The Senate has combined a bill that would expand athletics opportunities for Hope Scholarship recipients with a policy that would provide greater transfer options for high school athletes.

For the first 57 days of the legislative session, those policies were not linked. At least for now, they are.

In explaining the changes to House Bill 2820, Senator Patricia Rucker said the combined version is meant “to allow students all of our state to be treated equally and to be able to participate in extracurricular activities.”

That includes “if the school that they currently attend does not offer it, whether they homeschool whether they go to a microscope learning pod, or whether they attend a private school. It also includes provisions for a student to have a one time transfer within their high school years without a penalty of having to sit out a year.”
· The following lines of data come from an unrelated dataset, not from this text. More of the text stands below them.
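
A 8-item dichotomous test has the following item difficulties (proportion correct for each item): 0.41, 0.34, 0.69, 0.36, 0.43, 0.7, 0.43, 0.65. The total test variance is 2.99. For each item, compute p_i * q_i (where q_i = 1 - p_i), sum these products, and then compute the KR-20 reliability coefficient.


For each item, compute p_i * q_i:
  Item 1: 0.41 * 0.59 = 0.2419
  Item 2: 0.34 * 0.66 = 0.2244
  Item 3: 0.69 * 0.31 = 0.2139
  Item 4: 0.36 * 0.64 = 0.2304
  Item 5: 0.43 * 0.57 = 0.2451
  Item 6: 0.7 * 0.3 = 0.21
  Item 7: 0.43 * 0.57 = 0.2451
  Item 8: 0.65 * 0.35 = 0.2275
Sum(p_i * q_i) = 0.2419 + 0.2244 + 0.2139 + 0.2304 + 0.2451 + 0.21 + 0.2451 + 0.2275 = 1.8383
KR-20 = (k/(k-1)) * (1 - Sum(p_i*q_i) / Var_total)
= (8/7) * (1 - 1.8383/2.99)
= 1.1429 * 0.3852
KR-20 = 0.4402

0.4402


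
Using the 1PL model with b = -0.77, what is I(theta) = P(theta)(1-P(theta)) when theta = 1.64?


P = 1/(1+exp(-(1.64--0.77))) = 0.9176
I = P*(1-P) = 0.9176 * 0.0824
I = 0.0756

0.0756


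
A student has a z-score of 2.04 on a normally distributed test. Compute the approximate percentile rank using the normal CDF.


CDF(z) = 0.5 * (1 + erf(z/sqrt(2)))
erf(1.4425) = 0.9586
CDF = 0.9793
Percentile rank = 0.9793 * 100 = 97.93

97.93


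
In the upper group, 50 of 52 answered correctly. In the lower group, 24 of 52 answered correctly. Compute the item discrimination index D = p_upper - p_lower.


p_upper = 50/52 = 0.9615
p_lower = 24/52 = 0.4615
D = 0.9615 - 0.4615 = 0.5

0.5


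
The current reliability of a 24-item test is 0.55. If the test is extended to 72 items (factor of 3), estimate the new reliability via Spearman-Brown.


r_new = (n * rxx) / (1 + (n-1) * rxx)
r_new = (3 * 0.55) / (1 + 2 * 0.55)
r_new = 1.65 / 2.1
r_new = 0.7857

0.7857


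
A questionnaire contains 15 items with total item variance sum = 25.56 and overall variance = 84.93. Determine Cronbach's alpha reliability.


alpha = (k/(k-1)) * (1 - sum(si^2)/s_total^2)
= (15/14) * (1 - 25.56/84.93)
alpha = 0.749

0.749


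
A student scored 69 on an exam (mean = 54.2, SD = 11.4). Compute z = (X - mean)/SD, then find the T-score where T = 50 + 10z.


z = (X - mean) / SD = (69 - 54.2) / 11.4
z = 14.8 / 11.4
z = 1.2982
T-score = T = 50 + 10z
Carry z at full precision (z = 14.8 / 11.4) into the conversion:
T-score = 50 + 10 * (14.8 / 11.4) = 50 + 148 / 11.4
T-score = 50 + 12.9825
T-score = 62.9825

62.9825


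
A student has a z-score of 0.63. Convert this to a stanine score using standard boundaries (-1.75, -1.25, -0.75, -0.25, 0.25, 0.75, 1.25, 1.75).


Stanine boundaries: [-1.75, -1.25, -0.75, -0.25, 0.25, 0.75, 1.25, 1.75]
z = 0.63
Check each boundary:
  z >= -1.75 -> could be stanine 2
  z >= -1.25 -> could be stanine 3
  z >= -0.75 -> could be stanine 4
  z >= -0.25 -> could be stanine 5
  z >= 0.25 -> could be stanine 6
  z < 0.75
  z < 1.25
  z < 1.75
Highest qualifying boundary gives stanine = 6

6


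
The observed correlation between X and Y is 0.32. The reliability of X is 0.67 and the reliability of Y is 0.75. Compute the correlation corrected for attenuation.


r_corrected = rxy / sqrt(rxx * ryy)
= 0.32 / sqrt(0.67 * 0.75)
= 0.32 / sqrt(0.5025)
= 0.32 / 0.708872
r_corrected = 0.4514

0.4514


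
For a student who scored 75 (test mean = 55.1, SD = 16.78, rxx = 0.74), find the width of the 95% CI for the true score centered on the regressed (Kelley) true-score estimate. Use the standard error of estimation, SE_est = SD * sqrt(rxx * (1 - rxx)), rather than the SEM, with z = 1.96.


True score estimate = 0.74*75 + 0.26*55.1 = 69.826
SE_est = SD * sqrt(rxx * (1 - rxx)) = 16.78 * sqrt(0.74 * 0.26) = 16.78 * sqrt(0.1924) = 7.360283
CI = T_est +/- z * SE_est, so width = 2 * z * SE_est = 2 * 1.96 * 7.360283
Width = 28.8523

28.8523


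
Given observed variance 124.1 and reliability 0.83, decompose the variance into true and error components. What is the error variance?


var_true = rxx * var_obs = 0.83 * 124.1 = 103.003
var_error = var_obs - var_true
var_error = 124.1 - 103.003
var_error = 21.097

21.097


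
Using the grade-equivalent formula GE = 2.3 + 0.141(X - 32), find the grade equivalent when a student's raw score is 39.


raw - median = 39 - 32 = 7
slope * diff = 0.141 * 7 = 0.987
GE = 2.3 + 0.987
GE = 3.287

3.287


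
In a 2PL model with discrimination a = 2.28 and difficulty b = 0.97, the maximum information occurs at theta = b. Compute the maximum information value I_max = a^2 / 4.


For 2PL, max info at theta = b = 0.97
I_max = a^2 / 4 = 2.28^2 / 4
= 5.1984 / 4
I_max = 1.2996

1.2996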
The Senate passed the amended bill 28-4.

The combo bill now goes to the House of Delegates for consideration.

As originally structured, House Bill 2820 would allow Hope Scholarship recipients attending private schools, microschools, learning pods or homeschool settings to participate on public school teams unless the sport is already offered at their school.

That provision is now combined with what had been the policies in Senate Bill 262, allowing student-athletes to transfer schools at least one time and keep their athletic eligibility.
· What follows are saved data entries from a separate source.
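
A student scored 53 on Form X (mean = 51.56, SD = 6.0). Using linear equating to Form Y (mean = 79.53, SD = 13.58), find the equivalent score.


slope = SD_Y / SD_X = 13.58 / 6.0 ~ 2.2633
intercept = mean_Y - slope * mean_X = 79.53 - (13.58 / 6.0) * 51.56 ~ -37.1675
Y = slope * X + intercept. To avoid rounding drift from the rounded slope/intercept, evaluate the equivalent form Y = mean_Y + SD_Y * (X - mean_X) / SD_X at full precision:
Y = 79.53 + 13.58 * (53 - 51.56) / 6.0
Y = 79.53 + 13.58 * 1.44 / 6.0
Y = 79.53 + 19.5552 / 6.0
Y = 79.53 + 3.2592
Y = 82.7892

82.7892


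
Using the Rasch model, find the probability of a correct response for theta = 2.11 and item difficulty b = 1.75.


theta - b = 2.11 - 1.75 = 0.36
exp(-(theta - b)) = exp(-0.36) = 0.6977
P = 1 / (1 + 0.6977)
P = 0.589

0.589


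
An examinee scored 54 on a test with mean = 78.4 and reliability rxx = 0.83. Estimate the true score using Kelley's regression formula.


T_est = rxx * X + (1 - rxx) * mean
T_est = 0.83 * 54 + 0.17 * 78.4
T_est = 44.82 + 13.328
T_est = 58.148

58.148


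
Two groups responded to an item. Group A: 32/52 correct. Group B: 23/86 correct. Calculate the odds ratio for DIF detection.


Odds_A = 32/20 = 1.6
Odds_B = 23/63 = 0.3651
OR = Odds_A / Odds_B = 1.6 / 0.3651
Exactly, OR = (32 * 63) / (20 * 23) = 2016 / 460
OR = 4.3826

4.3826


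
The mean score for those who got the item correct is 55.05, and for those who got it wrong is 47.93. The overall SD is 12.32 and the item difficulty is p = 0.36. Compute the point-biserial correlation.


q = 1 - p = 0.64
rpb = ((M1 - M0) / SD) * sqrt(p * q)
rpb = ((55.05 - 47.93) / 12.32) * sqrt(0.36 * 0.64)
rpb = 0.2774

0.2774


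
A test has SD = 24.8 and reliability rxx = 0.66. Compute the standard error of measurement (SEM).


SEM = SD * sqrt(1 - rxx)
SEM = 24.8 * sqrt(1 - 0.66)
SEM = 24.8 * sqrt(0.34) = 24.8 * 0.583095
SEM = 14.4608

14.4608


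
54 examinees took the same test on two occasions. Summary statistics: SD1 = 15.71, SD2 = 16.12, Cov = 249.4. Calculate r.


r = cov(X,Y) / (SD_X * SD_Y)
r = 249.4 / (15.71 * 16.12)
r = 249.4 / 253.2452
r = 0.9848

0.9848


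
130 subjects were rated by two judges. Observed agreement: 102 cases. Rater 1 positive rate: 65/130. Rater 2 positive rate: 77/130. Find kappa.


P_o = 102/130 = 0.784615
P_e = (65*77 + 65*53) / 16900 = 0.5
kappa = (P_o - P_e) / (1 - P_e)
kappa = (0.784615 - 0.5) / (1 - 0.5)
kappa = 0.5692

0.5692


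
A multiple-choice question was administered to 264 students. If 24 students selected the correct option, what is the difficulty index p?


Item difficulty p = number correct / total examinees
p = 24 / 264
p = 0.0909

0.0909


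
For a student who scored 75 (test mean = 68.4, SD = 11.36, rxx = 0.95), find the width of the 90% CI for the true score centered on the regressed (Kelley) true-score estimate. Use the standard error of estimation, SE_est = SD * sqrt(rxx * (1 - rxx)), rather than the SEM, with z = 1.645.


True score estimate = 0.95*75 + 0.05*68.4 = 74.67
SE_est = SD * sqrt(rxx * (1 - rxx)) = 11.36 * sqrt(0.95 * 0.05) = 11.36 * sqrt(0.0475) = 2.475855
CI = T_est +/- z * SE_est, so width = 2 * z * SE_est = 2 * 1.645 * 2.475855
Width = 8.1456

8.1456


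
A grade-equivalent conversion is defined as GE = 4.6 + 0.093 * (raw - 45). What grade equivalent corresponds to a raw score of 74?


raw - median = 74 - 45 = 29
slope * diff = 0.093 * 29 = 2.697
GE = 4.6 + 2.697
GE = 7.297

7.297


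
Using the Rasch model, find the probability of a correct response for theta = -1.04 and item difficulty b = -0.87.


theta - b = -1.04 - -0.87 = -0.17
exp(-(theta - b)) = exp(0.17) = 1.1853
P = 1 / (1 + 1.1853)
P = 0.4576

0.4576


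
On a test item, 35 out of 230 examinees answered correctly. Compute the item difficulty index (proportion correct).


Item difficulty p = number correct / total examinees
p = 35 / 230
p = 0.1522

0.1522


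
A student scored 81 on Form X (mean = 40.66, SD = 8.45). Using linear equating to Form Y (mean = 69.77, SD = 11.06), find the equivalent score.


slope = SD_Y / SD_X = 11.06 / 8.45 ~ 1.3089
intercept = mean_Y - slope * mean_X = 69.77 - (11.06 / 8.45) * 40.66 ~ 16.5511
Y = slope * X + intercept. To avoid rounding drift from the rounded slope/intercept, evaluate the equivalent form Y = mean_Y + SD_Y * (X - mean_X) / SD_X at full precision:
Y = 69.77 + 11.06 * (81 - 40.66) / 8.45
Y = 69.77 + 11.06 * 40.34 / 8.45
Y = 69.77 + 446.1604 / 8.45
Y = 69.77 + 52.8
Y = 122.57

122.57


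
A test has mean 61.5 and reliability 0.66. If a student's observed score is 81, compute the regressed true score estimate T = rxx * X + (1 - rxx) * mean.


T_est = rxx * X + (1 - rxx) * mean
T_est = 0.66 * 81 + 0.34 * 61.5
T_est = 53.46 + 20.91
T_est = 74.37

74.37


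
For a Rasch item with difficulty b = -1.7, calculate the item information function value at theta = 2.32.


P = 1/(1+exp(-(2.32--1.7))) = 0.9824
I = P*(1-P) = 0.9824 * 0.0176
I = 0.0173

0.0173


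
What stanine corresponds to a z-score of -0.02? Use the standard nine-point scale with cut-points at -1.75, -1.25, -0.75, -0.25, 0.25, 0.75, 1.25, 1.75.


Stanine boundaries: [-1.75, -1.25, -0.75, -0.25, 0.25, 0.75, 1.25, 1.75]
z = -0.02
Check each boundary:
  z >= -1.75 -> could be stanine 2
  z >= -1.25 -> could be stanine 3
  z >= -0.75 -> could be stanine 4
  z >= -0.25 -> could be stanine 5
  z < 0.25
  z < 0.75
  z < 1.25
  z < 1.75
Highest qualifying boundary gives stanine = 5

5


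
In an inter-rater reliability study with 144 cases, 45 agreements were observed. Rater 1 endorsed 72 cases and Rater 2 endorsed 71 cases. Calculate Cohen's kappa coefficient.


P_o = 45/144 = 0.3125
P_e = (72*71 + 72*73) / 20736 = 0.5
kappa = (P_o - P_e) / (1 - P_e)
kappa = (0.3125 - 0.5) / (1 - 0.5)
kappa = -0.375

-0.375


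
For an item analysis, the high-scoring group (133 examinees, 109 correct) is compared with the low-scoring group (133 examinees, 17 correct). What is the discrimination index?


p_upper = 109/133 = 0.8195
p_lower = 17/133 = 0.1278
D = 0.8195 - 0.1278 = 0.6917

0.6917


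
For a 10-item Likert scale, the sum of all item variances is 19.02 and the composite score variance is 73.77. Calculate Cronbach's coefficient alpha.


alpha = (k/(k-1)) * (1 - sum(si^2)/s_total^2)
= (10/9) * (1 - 19.02/73.77)
alpha = 0.8246

0.8246


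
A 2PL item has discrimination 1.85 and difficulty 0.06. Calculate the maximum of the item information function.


For 2PL, max info at theta = b = 0.06
I_max = a^2 / 4 = 1.85^2 / 4
= 3.4225 / 4
I_max = 0.8556

0.8556


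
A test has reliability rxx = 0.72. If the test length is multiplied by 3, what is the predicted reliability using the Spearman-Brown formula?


r_new = (n * rxx) / (1 + (n-1) * rxx)
r_new = (3 * 0.72) / (1 + 2 * 0.72)
r_new = 2.16 / 2.44
r_new = 0.8852

0.8852


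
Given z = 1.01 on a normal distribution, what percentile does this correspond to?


CDF(z) = 0.5 * (1 + erf(z/sqrt(2)))
erf(0.7142) = 0.6875
CDF = 0.8438
Percentile rank = 0.8438 * 100 = 84.38

84.38


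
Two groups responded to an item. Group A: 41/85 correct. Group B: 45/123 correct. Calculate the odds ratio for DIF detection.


Odds_A = 41/44 = 0.9318
Odds_B = 45/78 = 0.5769
OR = Odds_A / Odds_B = 0.9318 / 0.5769
Exactly, OR = (41 * 78) / (44 * 45) = 3198 / 1980
OR = 1.6152

1.6152


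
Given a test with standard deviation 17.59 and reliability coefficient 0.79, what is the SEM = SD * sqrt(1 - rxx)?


SEM = SD * sqrt(1 - rxx)
SEM = 17.59 * sqrt(1 - 0.79)
SEM = 17.59 * sqrt(0.21) = 17.59 * 0.458258
SEM = 8.0608

8.0608


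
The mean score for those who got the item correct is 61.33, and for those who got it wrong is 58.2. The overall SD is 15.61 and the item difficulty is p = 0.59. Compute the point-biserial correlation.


q = 1 - p = 0.41
rpb = ((M1 - M0) / SD) * sqrt(p * q)
rpb = ((61.33 - 58.2) / 15.61) * sqrt(0.59 * 0.41)
rpb = 0.0986

0.0986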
That bill passed the Senate in late January and has been under consideration and amendment by the House of Delegates.

Right now, the House of Delegates has the transfer bill parked on its inactive calendar. 
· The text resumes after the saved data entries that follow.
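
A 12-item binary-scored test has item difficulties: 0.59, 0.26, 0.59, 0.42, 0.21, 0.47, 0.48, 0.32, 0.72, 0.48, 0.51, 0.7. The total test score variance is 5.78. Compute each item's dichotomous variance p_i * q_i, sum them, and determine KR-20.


For each item, compute p_i * q_i:
  Item 1: 0.59 * 0.41 = 0.2419
  Item 2: 0.26 * 0.74 = 0.1924
  Item 3: 0.59 * 0.41 = 0.2419
  Item 4: 0.42 * 0.58 = 0.2436
  Item 5: 0.21 * 0.79 = 0.1659
  Item 6: 0.47 * 0.53 = 0.2491
  Item 7: 0.48 * 0.52 = 0.2496
  Item 8: 0.32 * 0.68 = 0.2176
  Item 9: 0.72 * 0.28 = 0.2016
  Item 10: 0.48 * 0.52 = 0.2496
  Item 11: 0.51 * 0.49 = 0.2499
  Item 12: 0.7 * 0.3 = 0.21
Sum(p_i * q_i) = 0.2419 + 0.1924 + 0.2419 + 0.2436 + 0.1659 + 0.2491 + 0.2496 + 0.2176 + 0.2016 + 0.2496 + 0.2499 + 0.21 = 2.7131
KR-20 = (k/(k-1)) * (1 - Sum(p_i*q_i) / Var_total)
= (12/11) * (1 - 2.7131/5.78)
= 1.0909 * 0.5306
KR-20 = 0.5788

0.5788


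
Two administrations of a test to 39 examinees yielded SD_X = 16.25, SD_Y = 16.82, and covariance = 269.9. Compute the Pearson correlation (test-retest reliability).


r = cov(X,Y) / (SD_X * SD_Y)
r = 269.9 / (16.25 * 16.82)
r = 269.9 / 273.325
r = 0.9875

0.9875


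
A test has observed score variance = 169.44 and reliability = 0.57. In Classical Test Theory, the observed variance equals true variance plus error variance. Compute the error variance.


var_true = rxx * var_obs = 0.57 * 169.44 = 96.5808
var_error = var_obs - var_true
var_error = 169.44 - 96.5808
var_error = 72.8592

72.8592


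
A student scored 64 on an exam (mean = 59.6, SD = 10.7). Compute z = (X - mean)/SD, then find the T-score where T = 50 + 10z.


z = (X - mean) / SD = (64 - 59.6) / 10.7
z = 4.4 / 10.7
z = 0.4112
T-score = T = 50 + 10z
Carry z at full precision (z = 4.4 / 10.7) into the conversion:
T-score = 50 + 10 * (4.4 / 10.7) = 50 + 44 / 10.7
T-score = 50 + 4.1121
T-score = 54.1121

54.1121


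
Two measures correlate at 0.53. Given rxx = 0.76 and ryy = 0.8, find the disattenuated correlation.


r_corrected = rxy / sqrt(rxx * ryy)
= 0.53 / sqrt(0.76 * 0.8)
= 0.53 / sqrt(0.608)
= 0.53 / 0.779744
r_corrected = 0.6797

0.6797


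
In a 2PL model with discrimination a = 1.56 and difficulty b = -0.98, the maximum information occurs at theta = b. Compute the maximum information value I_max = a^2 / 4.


For 2PL, max info at theta = b = -0.98
I_max = a^2 / 4 = 1.56^2 / 4
= 2.4336 / 4
I_max = 0.6084

0.6084


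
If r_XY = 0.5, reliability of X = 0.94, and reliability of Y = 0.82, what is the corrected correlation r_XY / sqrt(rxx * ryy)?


r_corrected = rxy / sqrt(rxx * ryy)
= 0.5 / sqrt(0.94 * 0.82)
= 0.5 / sqrt(0.7708)
= 0.5 / 0.877952
r_corrected = 0.5695

0.5695


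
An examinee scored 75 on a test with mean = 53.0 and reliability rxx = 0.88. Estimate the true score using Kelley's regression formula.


T_est = rxx * X + (1 - rxx) * mean
T_est = 0.88 * 75 + 0.12 * 53.0
T_est = 66.0 + 6.36
T_est = 72.36

72.36


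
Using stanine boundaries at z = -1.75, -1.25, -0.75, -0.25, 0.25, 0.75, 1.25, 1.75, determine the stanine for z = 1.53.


Stanine boundaries: [-1.75, -1.25, -0.75, -0.25, 0.25, 0.75, 1.25, 1.75]
z = 1.53
Check each boundary:
  z >= -1.75 -> could be stanine 2
  z >= -1.25 -> could be stanine 3
  z >= -0.75 -> could be stanine 4
  z >= -0.25 -> could be stanine 5
  z >= 0.25 -> could be stanine 6
  z >= 0.75 -> could be stanine 7
  z >= 1.25 -> could be stanine 8
  z < 1.75
Highest qualifying boundary gives stanine = 8

8


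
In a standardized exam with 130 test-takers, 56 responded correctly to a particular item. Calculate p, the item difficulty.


Item difficulty p = number correct / total examinees
p = 56 / 130
p = 0.4308

0.4308


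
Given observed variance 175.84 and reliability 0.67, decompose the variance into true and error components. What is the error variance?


var_true = rxx * var_obs = 0.67 * 175.84 = 117.8128
var_error = var_obs - var_true
var_error = 175.84 - 117.8128
var_error = 58.0272

58.0272


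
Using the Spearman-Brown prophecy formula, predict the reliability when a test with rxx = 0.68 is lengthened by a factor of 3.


r_new = (n * rxx) / (1 + (n-1) * rxx)
r_new = (3 * 0.68) / (1 + 2 * 0.68)
r_new = 2.04 / 2.36
r_new = 0.8644

0.8644


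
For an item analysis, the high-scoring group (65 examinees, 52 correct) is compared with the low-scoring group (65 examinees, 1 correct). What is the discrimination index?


p_upper = 52/65 = 0.8
p_lower = 1/65 = 0.0154
D = 0.8 - 0.0154 = 0.7846

0.7846


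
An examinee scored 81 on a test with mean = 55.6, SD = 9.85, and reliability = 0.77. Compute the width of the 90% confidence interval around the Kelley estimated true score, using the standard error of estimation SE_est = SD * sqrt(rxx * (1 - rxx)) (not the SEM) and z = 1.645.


True score estimate = 0.77*81 + 0.23*55.6 = 75.158
SE_est = SD * sqrt(rxx * (1 - rxx)) = 9.85 * sqrt(0.77 * 0.23) = 9.85 * sqrt(0.1771) = 4.1452
CI = T_est +/- z * SE_est, so width = 2 * z * SE_est = 2 * 1.645 * 4.1452
Width = 13.6377

13.6377


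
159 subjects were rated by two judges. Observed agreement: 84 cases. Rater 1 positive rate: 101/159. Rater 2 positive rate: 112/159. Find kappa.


P_o = 84/159 = 0.528302
P_e = (101*112 + 58*47) / 25281 = 0.555279
kappa = (P_o - P_e) / (1 - P_e)
kappa = (0.528302 - 0.555279) / (1 - 0.555279)
kappa = -0.0607

-0.0607


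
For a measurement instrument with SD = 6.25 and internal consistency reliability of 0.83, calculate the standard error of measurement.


SEM = SD * sqrt(1 - rxx)
SEM = 6.25 * sqrt(1 - 0.83)
SEM = 6.25 * sqrt(0.17) = 6.25 * 0.412311
SEM = 2.5769

2.5769


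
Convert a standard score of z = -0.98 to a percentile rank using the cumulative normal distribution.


CDF(z) = 0.5 * (1 + erf(z/sqrt(2)))
erf(-0.693) = -0.6729
CDF = 0.1635
Percentile rank = 0.1635 * 100 = 16.35

16.35


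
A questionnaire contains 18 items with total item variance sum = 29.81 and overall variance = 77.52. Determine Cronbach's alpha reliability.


alpha = (k/(k-1)) * (1 - sum(si^2)/s_total^2)
= (18/17) * (1 - 29.81/77.52)
alpha = 0.6517

0.6517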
Earlier this week, the House Education Committee made some changes to the bill to specify circumstances under which students may transfer in grades 9 through 12. Those include transfers from a private or parochial school to a public school, transfers from a public school to a private or parochial school or transfers to participate in a sport that is not offered at the original school.

Similar versions of the policy have been debated in years past at the Legislature, generating a hot-button back-and-forth over the limited time young athletes can maximize their own opportunities versus the desire for teams to have continuity.

Rucker, R-Jefferson, said she hopes the combined bill finally crosses the finish line.

“And essentially this legislation finally — and I hope for the final time — makes certain that all students in West Virginia have an equal opportunity to participate in extracurricular sports, and are treated the same no matter where they’re pursuing their education,” said Rucker, chairwoman of the Senate’s school choice committee.